Necessary Discrimination?

Then in 2018, the IAAF announced new requirements for female track events ranging from 400 meters to one mile. These regulations are specific to athletes with 46 XY DSD, that is, athletes who compete in the female category but have an X chromosome and a Y chromosome and differences in sexual development. Because these regulations apply to Semenya, the logical conclusion is that she is 46 XY DSD.

These new rules required athletes with 46 XY DSD who have elevated testosterone to reduce their blood testosterone levels to below five nmol/L for six months prior to an event and thereafter maintain those levels for as long as they wish to remain eligible. Semenya appealed the IAAF ruling to the CAS, but lost.

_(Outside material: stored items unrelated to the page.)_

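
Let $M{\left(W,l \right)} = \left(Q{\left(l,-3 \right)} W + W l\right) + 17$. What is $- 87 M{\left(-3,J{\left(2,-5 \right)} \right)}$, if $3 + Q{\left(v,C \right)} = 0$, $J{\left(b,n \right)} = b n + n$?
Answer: $-6177$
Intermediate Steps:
$J{\left(b,n \right)} = n + b n$
$Q{\left(v,C \right)} = -3$ ($Q{\left(v,C \right)} = -3 + 0 = -3$)
$M{\left(W,l \right)} = 17 - 3 W + W l$ ($M{\left(W,l \right)} = \left(- 3 W + W l\right) + 17 = 17 - 3 W + W l$)
$- 87 M{\left(-3,J{\left(2,-5 \right)} \right)} = - 87 \left(17 - -9 - 3 \left(- 5 \left(1 + 2\right)\right)\right) = - 87 \left(17 + 9 - 3 \left(\left(-5\right) 3\right)\right) = - 87 \left(17 + 9 - -45\right) = - 87 \left(17 + 9 + 45\right) = \left(-87\right) 71 = -6177$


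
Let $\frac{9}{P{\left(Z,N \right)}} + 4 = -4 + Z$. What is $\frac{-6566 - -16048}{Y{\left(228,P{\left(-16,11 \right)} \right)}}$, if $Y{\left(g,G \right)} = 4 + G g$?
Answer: $- \frac{18964}{163} \approx -116.34$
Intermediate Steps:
$P{\left(Z,N \right)} = \frac{9}{-8 + Z}$ ($P{\left(Z,N \right)} = \frac{9}{-4 + \left(-4 + Z\right)} = \frac{9}{-8 + Z}$)
$\frac{-6566 - -16048}{Y{\left(228,P{\left(-16,11 \right)} \right)}} = \frac{-6566 - -16048}{4 + \frac{9}{-8 - 16} \cdot 228} = \frac{-6566 + 16048}{4 + \frac{9}{-24} \cdot 228} = \frac{9482}{4 + 9 \left(- \frac{1}{24}\right) 228} = \frac{9482}{4 - \frac{171}{2}} = \frac{9482}{- \frac{163}{2}} = 9482 \left(- \frac{2}{163}\right) = - \frac{18964}{163}$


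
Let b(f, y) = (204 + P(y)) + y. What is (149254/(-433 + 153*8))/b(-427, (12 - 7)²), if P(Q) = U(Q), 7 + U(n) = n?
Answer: 21322/27911 ≈ 0.76393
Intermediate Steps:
U(n) = -7 + n
P(Q) = -7 + Q
b(f, y) = 197 + 2*y (b(f, y) = (204 + (-7 + y)) + y = (197 + y) + y = 197 + 2*y)
(149254/(-433 + 153*8))/b(-427, (12 - 7)²) = (149254/(-433 + 153*8))/(197 + 2*(12 - 7)²) = (149254/(-433 + 1224))/(197 + 2*5²) = (149254/791)/(197 + 2*25) = (149254*(1/791))/(197 + 50) = (21322/113)/247 = (21322/113)*(1/247) = 21322/27911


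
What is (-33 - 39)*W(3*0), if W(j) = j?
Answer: 0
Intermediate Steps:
(-33 - 39)*W(3*0) = (-33 - 39)*(3*0) = -72*0 = 0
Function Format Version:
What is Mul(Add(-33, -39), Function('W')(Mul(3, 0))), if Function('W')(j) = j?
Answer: 0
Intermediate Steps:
Mul(Add(-33, -39), Function('W')(Mul(3, 0))) = Mul(Add(-33, -39), Mul(3, 0)) = Mul(-72, 0) = 0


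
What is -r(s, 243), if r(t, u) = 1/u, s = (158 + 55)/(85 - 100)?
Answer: -1/243 ≈ -0.0041152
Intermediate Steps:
s = -71/5 (s = 213/(-15) = 213*(-1/15) = -71/5 ≈ -14.200)
-r(s, 243) = -1/243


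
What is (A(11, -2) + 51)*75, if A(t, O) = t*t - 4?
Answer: 12600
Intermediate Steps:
A(t, O) = -4 + t**2 (A(t, O) = t**2 - 4 = -4 + t**2)
(A(11, -2) + 51)*75 = ((-4 + 11**2) + 51)*75 = ((-4 + 121) + 51)*75 = (117 + 51)*75 = 168*75 = 12600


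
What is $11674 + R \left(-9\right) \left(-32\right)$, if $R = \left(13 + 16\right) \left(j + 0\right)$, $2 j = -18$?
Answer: $-63494$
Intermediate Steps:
$j = -9$ ($j = \frac{1}{2} \left(-18\right) = -9$)
$R = -261$ ($R = \left(13 + 16\right) \left(-9 + 0\right) = 29 \left(-9\right) = -261$)
$11674 + R \left(-9\right) \left(-32\right) = 11674 + \left(-261\right) \left(-9\right) \left(-32\right) = 11674 + 2349 \left(-32\right) = 11674 - 75168 = -63494$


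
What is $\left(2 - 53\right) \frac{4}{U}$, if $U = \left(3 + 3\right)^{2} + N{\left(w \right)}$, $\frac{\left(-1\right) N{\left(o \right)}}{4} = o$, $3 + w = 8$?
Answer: $- \frac{51}{4} \approx -12.75$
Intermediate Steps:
$w = 5$ ($w = -3 + 8 = 5$)
$N{\left(o \right)} = - 4 o$
$U = 16$ ($U = \left(3 + 3\right)^{2} - 20 = 6^{2} - 20 = 36 - 20 = 16$)
$\left(2 - 53\right) \frac{4}{U} = \left(2 - 53\right) \frac{4}{16} = - 51 \cdot 4 \cdot \frac{1}{16} = \left(-51\right) \frac{1}{4} = - \frac{51}{4}$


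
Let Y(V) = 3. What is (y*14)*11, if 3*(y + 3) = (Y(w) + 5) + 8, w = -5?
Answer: 1078/3 ≈ 359.33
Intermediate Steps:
y = 7/3 (y = -3 + ((3 + 5) + 8)/3 = -3 + (8 + 8)/3 = -3 + (1/3)*16 = -3 + 16/3 = 7/3 ≈ 2.3333)
(y*14)*11 = ((7/3)*14)*11 = (98/3)*11 = 1078/3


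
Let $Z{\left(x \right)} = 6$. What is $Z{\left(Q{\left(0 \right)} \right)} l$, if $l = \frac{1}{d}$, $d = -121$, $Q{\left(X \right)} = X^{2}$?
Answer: $- \frac{6}{121} \approx -0.049587$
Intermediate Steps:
$l = - \frac{1}{121}$ ($l = \frac{1}{-121} = - \frac{1}{121} \approx -0.0082645$)
$Z{\left(Q{\left(0 \right)} \right)} l = 6 \left(- \frac{1}{121}\right) = - \frac{6}{121}$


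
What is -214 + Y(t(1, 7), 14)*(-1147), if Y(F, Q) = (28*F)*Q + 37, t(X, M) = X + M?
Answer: -3639645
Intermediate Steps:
t(X, M) = M + X
Y(F, Q) = 37 + 28*F*Q (Y(F, Q) = 28*F*Q + 37 = 37 + 28*F*Q)
-214 + Y(t(1, 7), 14)*(-1147) = -214 + (37 + 28*(7 + 1)*14)*(-1147) = -214 + (37 + 28*8*14)*(-1147) = -214 + (37 + 3136)*(-1147) = -214 + 3173*(-1147) = -214 - 3639431 = -3639645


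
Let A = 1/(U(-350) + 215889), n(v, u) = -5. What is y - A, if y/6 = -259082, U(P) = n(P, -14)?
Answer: -335589950929/215884 ≈ -1.5545e+6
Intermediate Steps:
U(P) = -5
A = 1/215884 (A = 1/(-5 + 215889) = 1/215884 ≈ 4.6321e-6)
y = -1554492 (y = 6*(-259082) = -1554492)
y - A = -1554492 - 1*1/215884 = -1554492 - 1/215884 = -335589950929/215884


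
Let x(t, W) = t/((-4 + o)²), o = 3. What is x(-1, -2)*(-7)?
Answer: 7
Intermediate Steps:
x(t, W) = t (x(t, W) = t/((-4 + 3)²) = t/((-1)²) = t/1 = t*1 = t)
x(-1, -2)*(-7) = -1*(-7) = 7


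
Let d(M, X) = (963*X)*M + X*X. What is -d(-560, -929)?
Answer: -501854161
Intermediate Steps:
d(M, X) = X² + 963*M*X (d(M, X) = 963*M*X + X² = X² + 963*M*X)
-d(-560, -929) = -(-929)*(-929 + 963*(-560)) = -(-929)*(-929 - 539280) = -(-929)*(-540209) = -1*501854161 = -501854161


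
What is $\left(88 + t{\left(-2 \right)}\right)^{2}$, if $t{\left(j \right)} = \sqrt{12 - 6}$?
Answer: $\left(88 + \sqrt{6}\right)^{2} \approx 8181.1$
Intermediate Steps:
$t{\left(j \right)} = \sqrt{6}$
$\left(88 + t{\left(-2 \right)}\right)^{2} = \left(88 + \sqrt{6}\right)^{2}$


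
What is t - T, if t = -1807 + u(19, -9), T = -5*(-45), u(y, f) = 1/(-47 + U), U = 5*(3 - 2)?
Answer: -85345/42 ≈ -2032.0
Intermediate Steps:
U = 5 (U = 5*1 = 5)
u(y, f) = -1/42 (u(y, f) = 1/(-47 + 5) = 1/(-42) = -1/42)
T = 225
t = -75895/42 (t = -1807 - 1/42 = -75895/42 ≈ -1807.0)
t - T = -75895/42 - 1*225 = -75895/42 - 225 = -85345/42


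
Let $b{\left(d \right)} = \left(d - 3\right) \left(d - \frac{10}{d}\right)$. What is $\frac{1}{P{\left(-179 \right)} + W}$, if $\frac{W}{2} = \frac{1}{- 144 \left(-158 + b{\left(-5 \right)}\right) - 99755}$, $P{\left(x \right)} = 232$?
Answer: $\frac{80459}{18666486} \approx 0.0043103$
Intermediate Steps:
$b{\left(d \right)} = \left(-3 + d\right) \left(d - \frac{10}{d}\right)$
$W = - \frac{2}{80459}$ ($W = \frac{2}{- 144 \left(-158 + \left(-10 + \left(-5\right)^{2} - -15 + \frac{30}{-5}\right)\right) - 99755} = \frac{2}{- 144 \left(-158 + \left(-10 + 25 + 15 + 30 \left(- \frac{1}{5}\right)\right)\right) - 99755} = \frac{2}{- 144 \left(-158 + \left(-10 + 25 + 15 - 6\right)\right) - 99755} = \frac{2}{- 144 \left(-158 + 24\right) - 99755} = \frac{2}{\left(-144\right) \left(-134\right) - 99755} = \frac{2}{19296 - 99755} = \frac{2}{-80459} = 2 \left(- \frac{1}{80459}\right) = - \frac{2}{80459} \approx -2.4857 \cdot 10^{-5}$)
$\frac{1}{P{\left(-179 \right)} + W} = \frac{1}{232 - \frac{2}{80459}} = \frac{1}{\frac{18666486}{80459}} = \frac{80459}{18666486}$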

In explaining its 2-1 decision, the CAS wrote, “The Panel found that the DSD Regulations are discriminatory. But the majority of the Panel found that, on the basis of the evidence submitted by the parties, such discrimination is a necessary, reasonable and proportionate means of achieving the IAAF’s aim of preserving the integrity of female athletics in the Restricted Events.”

Other prominent athletes have come down on both sides of the issue.

“I understand how hard a decision this was for CAS and respect them for ruling that women’s sport needs rules to protect it,” said women’s marathon world record holder Paula Radcliffe.

Eighteen-time tennis Grand Slam champion Martina Navratilova disagreed: “The verdict against Semenya is dreadfully unfair to her and wrong in principle. She has done nothing wrong and it is awful that she will now have to take drugs to be able to compete.”

Unfinished Business

At this point, the case against Caster Semenya remains up in the air. At the end of April, Semenya won gold at the South African Athletics Championships in the 5,000-meter race, a new distance for her and one not covered by the IAAF’s testosterone rules. And she recently appealed the CAS decision to the Swiss Federal Tribunal, the country’s supreme court.

“I am a woman and I am a world-class athlete,” Semenya said of her appeal. “The IAAF will not drug me or stop me from being who I am.”